U.N. Special Envoy on Afghanistan Deborah Lyons told the Security Council that nongovernmental organisations supporting women were being targeted, women’s freedoms had been restricted and the United Nations’ Afghan staff were being harassed and intimidated.
“The U.N. cannot conduct its work – work that is so essential to the Afghan people – if its personnel are subjected to intimidation, fear for their lives, and cannot move freely,” Lyons told the Security Council.
An internal U.N. security document seen by Reuters on Aug. 25 described dozens of incidents including veiled threats, the looting of U.N. offices and physical abuse of staff since Aug. 10, five days before the Taliban swept to power.
Senior U.S. diplomat Jeffrey DeLaurentis told the Security Council the United States was “outraged at reports that members of the Taliban have engaged in reprisals against U.N. staff throughout the country. This is simply unacceptable.”
The harassment of U.N staff came as the country was in danger of “a total breakdown of the economy and social order” without an infusion of money, Lyons said.
She also said there were rising reports of the Taliban imposing curbs on women similar to those when they ruled from 1996 to 2001, despite a promise by leaders to respect women’s rights in accordance with sharia, or Islamic law.

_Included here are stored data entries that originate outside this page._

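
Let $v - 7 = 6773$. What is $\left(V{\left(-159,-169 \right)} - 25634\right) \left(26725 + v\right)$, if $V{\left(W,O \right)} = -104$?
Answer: $-862351690$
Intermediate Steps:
$v = 6780$ ($v = 7 + 6773 = 6780$)
$\left(V{\left(-159,-169 \right)} - 25634\right) \left(26725 + v\right) = \left(-104 - 25634\right) \left(26725 + 6780\right) = \left(-25738\right) 33505 = -862351690$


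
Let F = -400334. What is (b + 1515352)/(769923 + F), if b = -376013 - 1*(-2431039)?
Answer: 3570378/369589 ≈ 9.6604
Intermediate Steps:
b = 2055026 (b = -376013 + 2431039 = 2055026)
(b + 1515352)/(769923 + F) = (2055026 + 1515352)/(769923 - 400334) = 3570378/369589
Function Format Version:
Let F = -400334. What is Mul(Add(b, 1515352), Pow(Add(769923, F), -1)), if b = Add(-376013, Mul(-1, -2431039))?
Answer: Rational(3570378, 369589) ≈ 9.6604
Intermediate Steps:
b = 2055026 (b = Add(-376013, 2431039) = 2055026)
Mul(Add(b, 1515352), Pow(Add(769923, F), -1)) = Mul(Add(2055026, 1515352), Pow(Add(769923, -400334), -1)) = Mul(3570378, Pow(369589, -1)) = Mul(3570378, Rational(1, 369589)) = Rational(3570378, 369589)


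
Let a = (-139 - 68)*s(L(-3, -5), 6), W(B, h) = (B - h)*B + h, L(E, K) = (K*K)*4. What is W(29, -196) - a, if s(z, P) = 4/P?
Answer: 6467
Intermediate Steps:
L(E, K) = 4*K² (L(E, K) = K²*4 = 4*K²)
W(B, h) = h + B*(B - h) (W(B, h) = B*(B - h) + h = h + B*(B - h))
a = -138 (a = (-139 - 68)*(4/6) = -828/6 = -207*⅔ = -138)
W(29, -196) - a = (-196 + 29² - 1*29*(-196)) - 1*(-138) = (-196 + 841 + 5684) + 138 = 6329 + 138 = 6467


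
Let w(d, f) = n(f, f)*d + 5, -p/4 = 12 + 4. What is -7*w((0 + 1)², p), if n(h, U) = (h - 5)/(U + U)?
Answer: -4963/128 ≈ -38.773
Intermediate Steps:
n(h, U) = (-5 + h)/(2*U) (n(h, U) = (-5 + h)/((2*U)) = (-5 + h)*(1/(2*U)) = (-5 + h)/(2*U))
p = -64 (p = -4*(12 + 4) = -4*16 = -64)
w(d, f) = 5 + d*(-5 + f)/(2*f) (w(d, f) = ((-5 + f)/(2*f))*d + 5 = d*(-5 + f)/(2*f) + 5 = 5 + d*(-5 + f)/(2*f))
-7*w((0 + 1)², p) = -7*(10*(-64) + (0 + 1)²*(-5 - 64))/(2*(-64)) = -7*(-1)*(-640 + 1²*(-69))/(2*64) = -7*(-1)*(-640 + 1*(-69))/(2*64) = -7*(-1)*(-640 - 69)/(2*64) = -7*(-1)*(-709)/(2*64) = -7*709/128 = -4963/128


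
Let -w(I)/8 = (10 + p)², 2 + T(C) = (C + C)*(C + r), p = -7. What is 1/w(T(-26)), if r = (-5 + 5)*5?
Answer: -1/72 ≈ -0.013889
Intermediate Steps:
r = 0 (r = 0*5 = 0)
T(C) = -2 + 2*C² (T(C) = -2 + (C + C)*(C + 0) = -2 + (2*C)*C = -2 + 2*C²)
w(I) = -72 (w(I) = -8*(10 - 7)² = -8*3² = -8*9 = -72)
1/w(T(-26)) = 1/(-72) = -1/72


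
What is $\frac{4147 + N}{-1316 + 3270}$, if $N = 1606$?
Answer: $\frac{5753}{1954} \approx 2.9442$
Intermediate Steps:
$\frac{4147 + N}{-1316 + 3270} = \frac{4147 + 1606}{-1316 + 3270} = \frac{5753}{1954}$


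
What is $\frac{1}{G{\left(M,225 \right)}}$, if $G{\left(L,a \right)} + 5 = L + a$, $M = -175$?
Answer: $\frac{1}{45} \approx 0.022222$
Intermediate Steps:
$G{\left(L,a \right)} = -5 + L + a$ ($G{\left(L,a \right)} = -5 + \left(L + a\right) = -5 + L + a$)
$\frac{1}{G{\left(M,225 \right)}} = \frac{1}{-5 - 175 + 225} = \frac{1}{45}$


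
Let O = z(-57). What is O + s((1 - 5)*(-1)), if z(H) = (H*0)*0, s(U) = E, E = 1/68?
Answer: 1/68 ≈ 0.014706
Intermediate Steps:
E = 1/68 ≈ 0.014706
s(U) = 1/68
z(H) = 0 (z(H) = 0*0 = 0)
O = 0
O + s((1 - 5)*(-1)) = 0 + 1/68 = 1/68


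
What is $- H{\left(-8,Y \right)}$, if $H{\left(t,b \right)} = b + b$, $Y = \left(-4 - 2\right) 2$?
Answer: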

About 113 people were aboard the flight from Kabul to Doha operated by state-owned Qatar Airways, officials said. The passengers included U.S., Canadian, Ukrainian, German and British citizens, a source with knowledge of the matter said.
Ten U.S. citizens and 11 permanent residents were on the flight, U.S. State Department spokesperson Ned Price said on Twitter, out of “the 39 we invited.”

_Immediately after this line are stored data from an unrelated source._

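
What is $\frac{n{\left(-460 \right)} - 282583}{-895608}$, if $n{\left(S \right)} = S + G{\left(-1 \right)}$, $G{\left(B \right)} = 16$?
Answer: $\frac{283027}{895608} \approx 0.31602$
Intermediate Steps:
$n{\left(S \right)} = 16 + S$ ($n{\left(S \right)} = S + 16 = 16 + S$)
$\frac{n{\left(-460 \right)} - 282583}{-895608} = \frac{\left(16 - 460\right) - 282583}{-895608} = \left(-444 - 282583\right) \left(- \frac{1}{895608}\right) = \left(-283027\right) \left(- \frac{1}{895608}\right) = \frac{283027}{895608}$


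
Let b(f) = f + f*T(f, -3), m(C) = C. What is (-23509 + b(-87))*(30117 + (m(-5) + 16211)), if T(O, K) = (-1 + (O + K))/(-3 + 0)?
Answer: -1215283905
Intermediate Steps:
T(O, K) = 1/3 - K/3 - O/3 (T(O, K) = (-1 + (K + O))/(-3) = (-1 + K + O)*(-1/3) = 1/3 - K/3 - O/3)
b(f) = f + f*(4/3 - f/3) (b(f) = f + f*(1/3 - 1/3*(-3) - f/3) = f + f*(1/3 + 1 - f/3) = f + f*(4/3 - f/3))
(-23509 + b(-87))*(30117 + (m(-5) + 16211)) = (-23509 + (1/3)*(-87)*(7 - 1*(-87)))*(30117 + (-5 + 16211)) = (-23509 + (1/3)*(-87)*(7 + 87))*(30117 + 16206) = (-23509 + (1/3)*(-87)*94)*46323 = (-23509 - 2726)*46323 = -26235*46323 = -1215283905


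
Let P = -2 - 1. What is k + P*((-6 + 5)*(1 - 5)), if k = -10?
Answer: -22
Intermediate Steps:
P = -3
k + P*((-6 + 5)*(1 - 5)) = -10 - 3*(-6 + 5)*(1 - 5) = -10 - (-3)*(-4) = -10 - 3*4 = -10 - 12 = -22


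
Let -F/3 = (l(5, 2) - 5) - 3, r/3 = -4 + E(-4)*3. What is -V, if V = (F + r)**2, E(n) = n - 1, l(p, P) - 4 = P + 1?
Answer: -2916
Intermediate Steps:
l(p, P) = 5 + P (l(p, P) = 4 + (P + 1) = 4 + (1 + P) = 5 + P)
E(n) = -1 + n
r = -57 (r = 3*(-4 + (-1 - 4)*3) = 3*(-4 - 5*3) = 3*(-4 - 15) = 3*(-19) = -57)
F = 3 (F = -3*(((5 + 2) - 5) - 3) = -3*((7 - 5) - 3) = -3*(2 - 3) = -3*(-1) = 3)
V = 2916 (V = (3 - 57)**2 = (-54)**2 = 2916)
-V = -1*2916 = -2916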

Qatar and Turkey have helped the Taliban reopen the airport and a source said the passengers were transported in a Qatari convoy after safe passage was agreed with the Taliban. In Doha, they will initially stay in a compound hosting Afghan and other evacuees.
International flights have flown in and out with officials, technicians and aid in recent days, but this was the first such civilian flight since the hectic evacuation of 124,000 foreigners and at-risk Afghans that followed the collapse of the U.S.-backed government.
“Hopefully, life is becoming normal in Afghanistan,” Qatari special envoy Mutlaq bin Majed al-Qahtani said from the tarmac, quoted by Al Jazeera.
There would also be a flight on Friday, he said.
The departure of foreigners from Kabul airport will mean little to Afghans still barred from leaving the country and fearful for the future under the Taliban’s radical interpretation of Islamic law.
The previous Taliban government was ousted by a U.S.-led invasion following the Sept. 11, 2001, attacks on the United States masterminded by al Qaeda leaders based in Afghanistan.
The Taliban’s all-male interim government announced this week includes hardline members of that administration as well as militants wanted in the United States on terrorism charges, raising doubts it will receive recognition by the West.
The United States and its allies view Afghan assets overseas as a key lever to pressure the Taliban. U.S. President Joe Biden’s administration has no plans to release billions in Afghan gold, investments and foreign currency reserves that it has frozen.
The United Nations warned that the freezing overseas of some $10 billion in Afghan assets – to keep it out of Taliban hands – would cause “a severe economic downturn” and could push millions more Afghans into poverty and hunger.
“The economy must be allowed to breathe for a few more months, giving the Taliban a chance to demonstrate flexibility and a genuine will to do things differently this time, notably from a human rights, gender and counterterrorism perspective,” Lyons told the Security Council.
A newspaper editor said two of his journalists were beaten in police custody this week after covering the women’s protest in Kabul where they were detained by the Taliban.
Zaki Daryabi, founder and editor-in-chief of the Etilaat Roz newspaper, shared images on social media of two male reporters, one with large, red welts across his lower back and legs and the other with similar marks on his shoulder and arm.
Both men’s faces were also bruised and cut in the pictures, which were verified by Reuters.